I'm unclear about the claim that less economic growth would be better, though, and the author seems very committed to it. I wasn't able to find the article they reference as explaining how less growth is what we really need (J.W. Forrester, World Dynamics, Portland OR, Productivity Press, 1971), and it comes from almost 50 years ago, which might as well be another economic era altogether.

Does anyone know what the arguments are, what assumptions they require, and whether they still apply today? My understanding is that "less growth is better" is a distinctly minority take amongst modern economists, but the rest of this article seems very intelligently laid out, so I'd like to dig deeper.

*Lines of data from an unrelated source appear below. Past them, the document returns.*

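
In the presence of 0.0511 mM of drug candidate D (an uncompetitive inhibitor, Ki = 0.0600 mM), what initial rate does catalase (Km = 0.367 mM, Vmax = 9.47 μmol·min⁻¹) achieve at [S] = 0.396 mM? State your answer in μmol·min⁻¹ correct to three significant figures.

With α = 1 + [I]/Ki = 1 + 0.0511/0.0600 = 1.852, the uncompetitive rate law is v = (Vmax/α)·[S] / (Km/α + [S]).
v = (9.47/1.852)×0.396 / (0.367/1.852 + 0.396) = 2.025/0.5942 = 3.41 μmol·min⁻¹.

3.41 μmol·min⁻¹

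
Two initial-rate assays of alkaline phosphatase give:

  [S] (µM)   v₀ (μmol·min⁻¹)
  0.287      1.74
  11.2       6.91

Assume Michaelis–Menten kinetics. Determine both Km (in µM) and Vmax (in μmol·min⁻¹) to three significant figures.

In reciprocal form, 1/v = (Km/Vmax)·(1/[S]) + 1/Vmax. The two points give (1/[S], 1/v) = (3.484, 0.5747) and (0.08929, 0.1447).
Slope = (0.5747 − 0.1447)/(3.484 − 0.08929) = 0.1267; intercept = 0.5747 − 0.1267×3.484 = 0.1334.
Vmax = 1/intercept = 7.50 μmol·min⁻¹; Km = slope × Vmax = 0.1267 × 7.50 = 0.949 µM.

Km = 0.949 µM; Vmax = 7.50 μmol·min⁻¹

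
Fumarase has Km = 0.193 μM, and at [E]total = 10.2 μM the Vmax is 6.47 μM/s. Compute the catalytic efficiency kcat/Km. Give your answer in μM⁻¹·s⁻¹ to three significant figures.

3.29 μM⁻¹·s⁻¹

kcat = Vmax/[E]total = 6.47/10.2 = 0.634 s⁻¹.
kcat/Km = 0.634/0.193 = 3.29 μM⁻¹·s⁻¹.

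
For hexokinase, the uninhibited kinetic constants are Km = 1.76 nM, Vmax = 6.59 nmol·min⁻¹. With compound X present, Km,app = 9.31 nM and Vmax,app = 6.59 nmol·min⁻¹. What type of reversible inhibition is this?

Km increases (1.76 → 9.31 nM) while Vmax is unchanged — the hallmark of competitive inhibition.

competitive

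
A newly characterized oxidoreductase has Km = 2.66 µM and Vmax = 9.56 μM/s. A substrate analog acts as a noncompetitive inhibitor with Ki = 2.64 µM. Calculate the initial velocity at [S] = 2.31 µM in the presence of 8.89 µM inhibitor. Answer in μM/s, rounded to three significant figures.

1.02 μM/s

With α = 1 + [I]/Ki = 1 + 8.89/2.64 = 4.367, the noncompetitive rate law is v = (Vmax/α)·[S] / (Km + [S]).
v = (9.56/4.367)×2.31 / (2.66 + 2.31) = 5.056/4.970 = 1.02 μM/s.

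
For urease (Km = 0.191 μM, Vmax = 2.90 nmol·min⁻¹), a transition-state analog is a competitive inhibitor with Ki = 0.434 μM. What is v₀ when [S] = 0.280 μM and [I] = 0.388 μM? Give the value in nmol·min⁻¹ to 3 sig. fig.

1.27 nmol·min⁻¹

With α = 1 + [I]/Ki = 1 + 0.388/0.434 = 1.894, the competitive rate law is v = Vmax[S] / (αKm + [S]).
v = 2.90×0.280 / (1.894×0.191 + 0.280) = 0.8120/0.6418 = 1.27 nmol·min⁻¹.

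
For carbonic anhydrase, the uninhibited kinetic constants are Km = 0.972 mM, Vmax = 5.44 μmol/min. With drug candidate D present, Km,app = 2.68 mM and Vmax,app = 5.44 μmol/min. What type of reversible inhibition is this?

Km increases (0.972 → 2.68 mM) while Vmax is unchanged — the hallmark of competitive inhibition.

competitive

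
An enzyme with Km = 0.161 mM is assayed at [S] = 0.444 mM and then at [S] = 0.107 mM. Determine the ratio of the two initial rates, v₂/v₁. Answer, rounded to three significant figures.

Since Vmax cancels, v₂/v₁ = [S]₂(Km+[S]₁) / [S]₁(Km+[S]₂).
= 0.107×(0.161+0.444) / (0.444×(0.161+0.107)) = 0.06474/0.1190 = 0.544.

0.544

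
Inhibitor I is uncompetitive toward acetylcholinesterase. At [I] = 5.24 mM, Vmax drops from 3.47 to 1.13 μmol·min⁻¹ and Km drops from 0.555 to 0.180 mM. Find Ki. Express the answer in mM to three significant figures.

2.53 mM

Uncompetitive: Vmax,app = Vmax/α (and Km,app = Km/α) with α = 1 + [I]/Ki.
α = Vmax/Vmax,app = 3.47/1.13 = 3.071.
Since α = 1 + [I]/Ki, [I]/Ki = 3.071 − 1 = 2.071 and Ki = 5.24/2.071 = 2.53 mM.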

I've always thought that for any dial we have, there's always an optimal setting, whether it's tax rates, growth rates, birth rates, etc., and blindly pushing one way or the other (like both political parties tend to do) is not helpful, or at the very least merely indicates different value systems.

2 comments

The book is called "limits to growth", and it's a work of the Club of Rome. You can watch this video to have an idea of their work [1]. At first it's a very strange idea, afterall we work and consume everyday in order to grow the economy. But every healthy system as a homeostastic point, a point where it doesn't need to grow, only to be maintained. We are now a fat society and we need to get our health back, we need to degrow. We need to work much less hours and consume much less. Reducing working hours is a great leverage point. People will start to have time to care about the community, and take care of their own health. Maybe have more time to take a walk instead of using the car. This can improve health and environment but will not contribute to economic growth, healthy people that don't use cars are not good friends of economic growth based on GDP. English is not my mother language, Ursula Le Guin had an eloquent post about this on her blog, but was removed to be on the last book. The post is called "Clinging to a Metaphor" (the metaphor is economic growth) and the book is called "No Time to Spare". [1] https://youtu.be/kz9wjJjmkmc
"The Limits to Growth" (1972) https://en.wikipedia.org/wiki/The_Limits_to_Growth

"Thinking in Systems: a Primer" (2008) https://g.co/kgs/B71ebC

Glossary of systems theory https://en.wikipedia.org/wiki/Glossary_of_systems_theory

Systems Theory https://en.wikipedia.org/wiki/Systems_theory

...

Computational Thinking https://en.wikipedia.org/wiki/Computational_thinking

Which of the #GlobalGoals (UN Sustainable Development Goals) Targets and Indicators are primary leverage points for ensuring - if not growth - prosperity? https://en.wikipedia.org/wiki/Sustainable_Development_Goals

It’s a book, not an article, which is why you’re having trouble finding it. Niche and long out of print it seems. But I haven’t read it yet either so I cannot comment on its arguments.